Nevertheless, U.S. District Court Judge Kathryn Vratil ordered Parker, 46, to serve 85 months in prison on each of two counts of using a cell phone in making threats to blow up a school building. The sentences will be served concurrently. A jury found Parker guilty of the charges during a September trial.

Several suspicious calls were made to 911 that morning, and on some of them, a man’s voice mentioned pipe bombs and schools, although no specific school was named. One call also seemed to imply a threat to City Hall. Police, aided by a cell phone company, traced the calls to an apartment at 12th and New York streets, where they arrested Parker.

The threats were made on the anniversary of the 1995 Oklahoma City bombing and three days after the shootings at Virginia Tech.
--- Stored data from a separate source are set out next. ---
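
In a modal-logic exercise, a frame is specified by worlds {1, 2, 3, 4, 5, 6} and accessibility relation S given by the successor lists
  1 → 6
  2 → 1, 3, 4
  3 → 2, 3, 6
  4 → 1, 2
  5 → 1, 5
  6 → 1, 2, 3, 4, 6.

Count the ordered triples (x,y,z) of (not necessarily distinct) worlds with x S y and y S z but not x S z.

16

Enumerating: (1,6,1), (1,6,2), (1,6,3), (1,6,4), (2,1,6), (2,3,2), (2,3,6), (2,4,2), (3,2,1), (3,2,4), (3,6,1), (3,6,4), (4,1,6), (4,2,3), (4,2,4), (5,1,6).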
Assistant U.S. District Attorney David Smith presented letters to Vratil from school district and university officials in Douglas County that described the concern and disruption to the education system the 911 threats caused that day.

“Tens of thousands of people were affected by this in a negative way,” Vratil said. “It’s obvious to us that this had a terrible toll on the Douglas County community.”

Parker’s attorney, Jeffrey Morris, raised several objections to the court’s pre-sentence investigation on Parker’s criminal history, but all were rejected by Vratil. Morris also noted that Parker had a long history of homelessness, drug and alcohol abuse and, therefore, didn’t always remember or know what he was doing.

Parker pleaded with the judge to give him a light sentence so he could provide for his young son.

“I have an 11-year-old son that I always try to take care of, both monetarily and as a role model,” Parker said. “I lost two children. I’m too old to make any more babies.”

Parker also said he’d been harassed by police and society.

Vratil noted that Parker seemed uninterested in changing his lifestyle and that a probation report stated he was not interested in entering drug rehabilitation.

After Parker serves his prison term, he will spend three years in a court-supervised release program. He must participate in substance abuse and mental health programs, and he will undergo drug testing.

Parker said he would try to break the drug habit, adding that he isn’t good at doing things he’s forced to do.

“I would love it if you would write me in 12 months and tell me the good things you are doing,” Vratil said.

Lawrence public schools Superintendent Randy Weseman attended the sentencing.

“I hope this is a strong message to people who have considered calling in and making a terroristic threat to schools,” he said. “The system comes down hard on people who do.”